If you think you have a pretty good idea of all that an architect can do, take a look at the work of British designer Thomas Heatherwick. Consider the project that put him on the map in 2002: a pedestrian bridge in London that curls up like a millipede.

His inexpensive artists’ studios in Wales are made from crinkled stainless-steel sheets and recall inflated Jiffy Pop containers; a roto-molded chair spools like a giant top. The U.K. pavilion for the 2010 World Expo in Shanghai is only one of multiple so-called hairy structures that Heatherwick has designed. A six-story cube, the pavilion bristles with 60,000 acrylic prongs—each tip embedded with seeds from Kew Gardens’ Millennium Seed Bank. It was the undisputed sensation of the Expo.

...

“Provocation” is organized neither chronologically nor thematically, aiming instead to capture a sense of the creative matrix that is the designer’s London studio. While the installation feels slightly random, even a tad gimmicky, there is much to see and experience. At the entrance, a towering mechanical device that you crank by hand churns out a few project descriptions, and there’s a daily demonstration at a model of a larger version of Mr. Heatherwick’s Rolling Bridge showing how it uses cables, gravity and an electric winch to curl up. A roomful of inspirational artifacts from his office purport to describe the design process but fall short of providing insight, as do the brief and sometimes coy descriptive texts. One ends: “the mayor exclaimed, ‘Ooh la la!’”

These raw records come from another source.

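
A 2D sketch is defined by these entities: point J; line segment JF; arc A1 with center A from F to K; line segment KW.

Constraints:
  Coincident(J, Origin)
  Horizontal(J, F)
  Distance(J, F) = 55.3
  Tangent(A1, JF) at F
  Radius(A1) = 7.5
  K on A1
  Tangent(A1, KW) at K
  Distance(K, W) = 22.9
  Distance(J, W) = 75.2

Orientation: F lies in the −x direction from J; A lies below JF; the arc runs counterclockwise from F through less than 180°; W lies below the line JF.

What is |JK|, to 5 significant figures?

62.492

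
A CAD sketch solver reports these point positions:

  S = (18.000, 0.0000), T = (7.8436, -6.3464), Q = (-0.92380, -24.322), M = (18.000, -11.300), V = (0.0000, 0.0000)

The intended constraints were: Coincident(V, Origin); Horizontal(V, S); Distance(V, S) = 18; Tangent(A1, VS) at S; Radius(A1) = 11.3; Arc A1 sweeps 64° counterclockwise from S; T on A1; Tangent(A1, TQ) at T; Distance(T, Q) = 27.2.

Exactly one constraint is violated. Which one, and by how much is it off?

Distance(T, Q) = 27.2 — off by 7.20.

V = (0.00, 0.00) ✓; V.y = 0.00, S.y = 0.00 ✓; |VS| = 18.00 ✓; ∠(MS, SV) = 90.00° ✓; |MS| = 11.30 ✓; bearing(M→T) − bearing(M→S) = 64.00° ✓; |MT| = 11.30 ✓; ∠(MT, TQ) = 90.00° ✓; |TQ| = 20.00 ✗.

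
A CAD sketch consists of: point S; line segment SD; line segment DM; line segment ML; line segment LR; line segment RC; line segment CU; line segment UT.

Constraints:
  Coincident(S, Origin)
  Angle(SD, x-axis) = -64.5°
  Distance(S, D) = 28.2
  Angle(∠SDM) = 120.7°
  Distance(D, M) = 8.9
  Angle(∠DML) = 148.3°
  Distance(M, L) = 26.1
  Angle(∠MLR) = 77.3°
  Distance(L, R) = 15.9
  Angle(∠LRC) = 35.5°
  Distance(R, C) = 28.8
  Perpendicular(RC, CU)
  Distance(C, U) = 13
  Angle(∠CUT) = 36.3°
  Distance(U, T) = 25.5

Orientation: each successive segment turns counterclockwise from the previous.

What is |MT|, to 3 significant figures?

11.9

RC is perpendicular to CU, so CU runs at 3.70°; with |CU| = 13.0, U = (49.1, -30.2). ∠CUT = 36.3° gives UT at 147° from the x-axis; with |UT| = 25.5, T = (27.7, -16.5). Then |MT| = |T − M| = 11.9.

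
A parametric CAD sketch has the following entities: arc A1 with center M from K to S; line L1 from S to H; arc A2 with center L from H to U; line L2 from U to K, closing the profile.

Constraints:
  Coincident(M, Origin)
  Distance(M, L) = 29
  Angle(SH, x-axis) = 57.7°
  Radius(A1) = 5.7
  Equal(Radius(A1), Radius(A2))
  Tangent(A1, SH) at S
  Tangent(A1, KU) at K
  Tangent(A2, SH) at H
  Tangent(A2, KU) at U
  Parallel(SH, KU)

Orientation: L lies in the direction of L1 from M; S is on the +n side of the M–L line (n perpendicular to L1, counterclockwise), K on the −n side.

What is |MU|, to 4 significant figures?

29.55

The slot axis is L1's direction at 57.7°, so u = (cos 57.7°, sin 57.7°) = (0.5344, 0.8453) and n = (−sin 57.7°, cos 57.7°) = (-0.8453, 0.5344). M is at the origin and L lies 29.0 along u from M, so L = 29.0·u = (15.50, 24.51). Tangency of A1 to both parallel lines with radius 5.7 puts S and K at M ± 5.7·n: S = (-4.818, 3.046), K = (4.818, -3.046). Equal radii place H and U the same way about L: H = L + 5.7·n = (10.68, 27.56), U = L − 5.7·n = (20.31, 21.47). Then |MU| = |U − M| = 29.55.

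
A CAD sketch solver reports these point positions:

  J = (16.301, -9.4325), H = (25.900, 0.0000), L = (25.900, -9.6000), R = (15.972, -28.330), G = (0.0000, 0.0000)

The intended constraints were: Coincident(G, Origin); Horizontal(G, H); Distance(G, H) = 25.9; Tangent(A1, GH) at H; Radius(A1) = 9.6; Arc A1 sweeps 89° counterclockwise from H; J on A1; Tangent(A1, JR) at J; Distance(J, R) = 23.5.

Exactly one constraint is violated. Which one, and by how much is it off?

Distance(J, R) = 23.5 — off by 4.60.

G = (0.00, 0.00) ✓; G.y = 0.00, H.y = 0.00 ✓; |GH| = 25.90 ✓; ∠(LH, HG) = 90.00° ✓; |LH| = 9.600 ✓; bearing(L→J) − bearing(L→H) = 89.00° ✓; |LJ| = 9.600 ✓; ∠(LJ, JR) = 90.00° ✓; |JR| = 18.90 ✗.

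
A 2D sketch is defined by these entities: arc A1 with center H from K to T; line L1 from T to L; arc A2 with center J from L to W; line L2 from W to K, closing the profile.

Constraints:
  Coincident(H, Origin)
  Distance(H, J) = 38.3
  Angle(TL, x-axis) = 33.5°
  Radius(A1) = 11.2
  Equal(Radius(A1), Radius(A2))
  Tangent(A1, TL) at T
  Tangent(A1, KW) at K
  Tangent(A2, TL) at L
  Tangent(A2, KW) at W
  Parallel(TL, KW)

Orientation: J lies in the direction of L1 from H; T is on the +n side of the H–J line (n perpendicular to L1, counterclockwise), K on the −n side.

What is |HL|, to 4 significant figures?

39.90

The slot axis is L1's direction at 33.5°, so u = (cos 33.5°, sin 33.5°) = (0.8339, 0.5519) and n = (−sin 33.5°, cos 33.5°) = (-0.5519, 0.8339). H is at the origin and J lies 38.3 along u from H, so J = 38.3·u = (31.94, 21.14). Tangency of A1 to both parallel lines with radius 11.2 puts T and K at H ± 11.2·n: T = (-6.182, 9.340), K = (6.182, -9.340). Equal radii place L and W the same way about J: L = J + 11.2·n = (25.76, 30.48), W = J − 11.2·n = (38.12, 11.80). Then |HL| = |L − H| = 39.90.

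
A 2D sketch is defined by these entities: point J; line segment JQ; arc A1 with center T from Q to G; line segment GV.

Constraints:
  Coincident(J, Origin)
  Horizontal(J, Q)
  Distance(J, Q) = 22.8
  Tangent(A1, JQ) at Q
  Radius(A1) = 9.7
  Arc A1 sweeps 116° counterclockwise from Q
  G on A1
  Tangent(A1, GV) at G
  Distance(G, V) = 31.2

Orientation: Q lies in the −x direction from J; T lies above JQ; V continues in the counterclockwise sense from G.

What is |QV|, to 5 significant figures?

42.286

On A1, Q sits at bearing -90° from T; a 116° counterclockwise sweep puts G at bearing 26°, so G = T + 9.7·(cos 26°, sin 26°) = (-14.082, 13.952). Tangency of A1 to GV means the radius TG is perpendicular to GV, so GV runs along (−sin 26°, cos 26°); with |GV| = 31.2, V = (-27.759, 41.995). Then |QV| = |V − Q| = 42.286.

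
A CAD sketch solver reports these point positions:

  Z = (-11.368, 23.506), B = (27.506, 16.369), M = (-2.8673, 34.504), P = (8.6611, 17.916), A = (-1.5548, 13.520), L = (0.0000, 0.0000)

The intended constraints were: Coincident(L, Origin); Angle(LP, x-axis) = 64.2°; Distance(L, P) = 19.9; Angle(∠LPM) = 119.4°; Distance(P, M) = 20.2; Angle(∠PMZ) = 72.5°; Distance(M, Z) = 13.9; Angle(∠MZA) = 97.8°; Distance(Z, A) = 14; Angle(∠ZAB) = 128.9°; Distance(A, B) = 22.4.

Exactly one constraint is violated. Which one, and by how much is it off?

Distance(A, B) = 22.4 — off by 6.80.

L = (0.00, 0.00) ✓; LP at 64.20° ✓; |LP| = 19.90 ✓; ∠LPM = 119.4° ✓; |PM| = 20.20 ✓; ∠PMZ = 72.50° ✓; |MZ| = 13.90 ✓; ∠MZA = 97.80° ✓; |ZA| = 14.00 ✓; ∠ZAB = 128.9° ✓; |AB| = 29.20 ✗.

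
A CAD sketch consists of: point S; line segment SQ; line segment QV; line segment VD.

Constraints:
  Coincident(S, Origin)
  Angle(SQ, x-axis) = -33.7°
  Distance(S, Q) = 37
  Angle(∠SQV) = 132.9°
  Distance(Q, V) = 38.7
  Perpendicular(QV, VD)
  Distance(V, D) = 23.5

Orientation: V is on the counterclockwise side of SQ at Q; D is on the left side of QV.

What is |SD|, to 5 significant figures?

63.988

S is at the origin; SQ runs at -33.7° with length 37.0, so Q = 37.0·(cos -33.7°, sin -33.7°) = (30.782, -20.529). ∠SQV = 132.9°, so QV runs at -33.7° + (180° − 132.9°) = 13.400° from the x-axis; with |QV| = 38.7, V = Q + 38.7·(cos 13.400°, sin 13.400°) = (68.429, -11.561). QV ⟂ VD; with |VD| = 23.5 on the left of QV, D = V + 23.5·(-0.23175, 0.97278) = (62.983, 11.300). Then |SD| = |D − S| = 63.988.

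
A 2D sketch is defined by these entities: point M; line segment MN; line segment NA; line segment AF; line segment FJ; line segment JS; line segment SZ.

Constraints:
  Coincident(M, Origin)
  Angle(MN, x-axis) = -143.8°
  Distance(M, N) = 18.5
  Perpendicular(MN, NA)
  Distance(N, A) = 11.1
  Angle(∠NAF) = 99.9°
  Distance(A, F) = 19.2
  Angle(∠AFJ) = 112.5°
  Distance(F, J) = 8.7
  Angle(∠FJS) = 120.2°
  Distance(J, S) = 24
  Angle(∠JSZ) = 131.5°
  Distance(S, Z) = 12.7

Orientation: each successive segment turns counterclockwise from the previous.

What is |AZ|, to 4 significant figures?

28.45

M is at the origin; MN runs at -143.8° with length 18.5, so N = (-14.93, -10.93). The perpendicularity gives NA at right angles to MN, so NA runs at -53.80°; with |NA| = 11.1, A = (-8.373, -19.88). ∠NAF = 99.9° gives AF at 26.30° from the x-axis; with |AF| = 19.2, F = (8.839, -11.38). ∠AFJ = 112.5° gives FJ at 93.80° from the x-axis; with |FJ| = 8.7, J = (8.263, -2.696). ∠FJS = 120.2° gives JS at 153.6° from the x-axis; with |JS| = 24.0, S = (-13.23, 7.976). ∠JSZ = 131.5° gives SZ at -157.9° from the x-axis; with |SZ| = 12.7, Z = (-25.00, 3.198). Then |AZ| = |Z − A| = 28.45.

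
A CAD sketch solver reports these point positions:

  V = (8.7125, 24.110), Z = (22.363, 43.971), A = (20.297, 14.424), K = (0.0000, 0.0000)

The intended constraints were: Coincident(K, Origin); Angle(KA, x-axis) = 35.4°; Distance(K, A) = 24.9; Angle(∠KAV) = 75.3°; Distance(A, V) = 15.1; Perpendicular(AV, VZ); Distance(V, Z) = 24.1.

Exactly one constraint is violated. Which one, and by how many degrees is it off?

Perpendicular(AV, VZ) — off by 5.40°.

K = (0.00, 0.00) ✓; KA at 35.40° ✓; |KA| = 24.90 ✓; ∠KAV = 75.30° ✓; |AV| = 15.10 ✓; ∠(AV, VZ) = 84.60° ✗; |VZ| = 24.10 ✓.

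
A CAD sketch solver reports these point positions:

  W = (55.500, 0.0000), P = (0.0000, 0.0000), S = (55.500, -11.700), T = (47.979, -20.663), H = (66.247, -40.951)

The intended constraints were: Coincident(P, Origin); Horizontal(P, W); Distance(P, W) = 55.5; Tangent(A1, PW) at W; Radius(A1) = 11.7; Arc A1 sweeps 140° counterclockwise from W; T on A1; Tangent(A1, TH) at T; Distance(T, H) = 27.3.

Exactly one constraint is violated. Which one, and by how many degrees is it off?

Tangent(A1, TH) at T — off by 8.00°.

P = (0.00, 0.00) ✓; P.y = 0.00, W.y = 0.00 ✓; |PW| = 55.50 ✓; ∠(SW, WP) = 90.00° ✓; |SW| = 11.70 ✓; bearing(S→T) − bearing(S→W) = 140.0° ✓; |ST| = 11.70 ✓; ∠(ST, TH) = 98.00° ✗; |TH| = 27.30 ✓.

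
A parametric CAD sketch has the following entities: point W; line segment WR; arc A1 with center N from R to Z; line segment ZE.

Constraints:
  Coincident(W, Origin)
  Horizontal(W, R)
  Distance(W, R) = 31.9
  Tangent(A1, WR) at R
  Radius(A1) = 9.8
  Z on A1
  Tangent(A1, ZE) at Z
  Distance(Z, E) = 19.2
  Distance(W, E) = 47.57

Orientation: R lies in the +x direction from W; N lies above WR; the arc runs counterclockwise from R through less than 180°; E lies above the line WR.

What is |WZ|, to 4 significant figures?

43.17

W is at the origin; W and R share the same y with |WR| = 31.9 and R on the +x side, so R = (31.90, 0.000). A1 meets WR tangentially, so NR is at right angles to WR, so N = R + (0, 9.8) = (31.90, 9.800). Since NZ ⟂ ZE (tangency), |NE| = √(9.8² + 19.2²) = 21.56 regardless of where Z sits on A1. So E lies on both circle(W, 47.57) and circle(N, 21.56); the above-WR intersection is E = (36.14, 30.94). Z is the foot of the tangent from E: Z = (41.33, 12.45).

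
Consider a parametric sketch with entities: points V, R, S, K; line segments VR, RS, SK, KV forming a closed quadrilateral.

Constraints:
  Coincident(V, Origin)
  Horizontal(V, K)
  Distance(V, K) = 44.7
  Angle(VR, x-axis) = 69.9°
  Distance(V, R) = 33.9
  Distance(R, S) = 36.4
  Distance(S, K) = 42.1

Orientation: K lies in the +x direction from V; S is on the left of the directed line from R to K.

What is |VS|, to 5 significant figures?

62.762

Checks: |RS| = 36.40 ✓; |SK| = 42.10 ✓.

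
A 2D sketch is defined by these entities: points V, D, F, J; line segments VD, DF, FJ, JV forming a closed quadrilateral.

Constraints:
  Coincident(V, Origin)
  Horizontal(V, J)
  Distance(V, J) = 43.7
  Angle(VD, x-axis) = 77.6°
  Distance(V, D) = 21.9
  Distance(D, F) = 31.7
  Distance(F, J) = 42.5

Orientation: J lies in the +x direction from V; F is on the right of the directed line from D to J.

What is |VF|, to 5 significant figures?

10.520

Checks: |DF| = 31.70 ✓; |FJ| = 42.50 ✓.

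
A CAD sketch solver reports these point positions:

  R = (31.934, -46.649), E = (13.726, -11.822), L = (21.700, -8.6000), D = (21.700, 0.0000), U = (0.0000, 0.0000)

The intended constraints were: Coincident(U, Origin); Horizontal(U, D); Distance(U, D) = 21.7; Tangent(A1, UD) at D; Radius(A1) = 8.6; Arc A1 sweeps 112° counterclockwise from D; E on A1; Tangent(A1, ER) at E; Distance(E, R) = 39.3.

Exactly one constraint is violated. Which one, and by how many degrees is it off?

Tangent(A1, ER) at E — off by 5.60°.

U = (0.00, 0.00) ✓; U.y = 0.00, D.y = 0.00 ✓; |UD| = 21.70 ✓; ∠(LD, DU) = 90.00° ✓; |LD| = 8.600 ✓; bearing(L→E) − bearing(L→D) = 112.0° ✓; |LE| = 8.600 ✓; ∠(LE, ER) = 84.40° ✗; |ER| = 39.30 ✓.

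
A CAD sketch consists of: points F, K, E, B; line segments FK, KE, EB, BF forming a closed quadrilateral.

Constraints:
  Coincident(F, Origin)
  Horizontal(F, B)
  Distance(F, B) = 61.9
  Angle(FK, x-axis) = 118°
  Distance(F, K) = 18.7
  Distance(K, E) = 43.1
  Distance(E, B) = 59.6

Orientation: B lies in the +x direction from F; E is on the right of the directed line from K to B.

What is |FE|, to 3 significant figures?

24.6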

If anything, this traveling exhibition overplays the whimsy while underserving the wider scope of Mr. Heatherwick’s achievements. For instance, a model and some glossy photographs of a billowing, neo-Edwardian glass conservatory addition do not capture the full complexity and intelligence that Heatherwick Studio brought to bear on the conversion of an old paper mill into a sustainable production facility, including a reclaimed riverfront, for a new gin distillery. (A splendid and detailed monograph, “Thomas Heatherwick: Making,” tells a more complete story and is on sale in the gift shop.)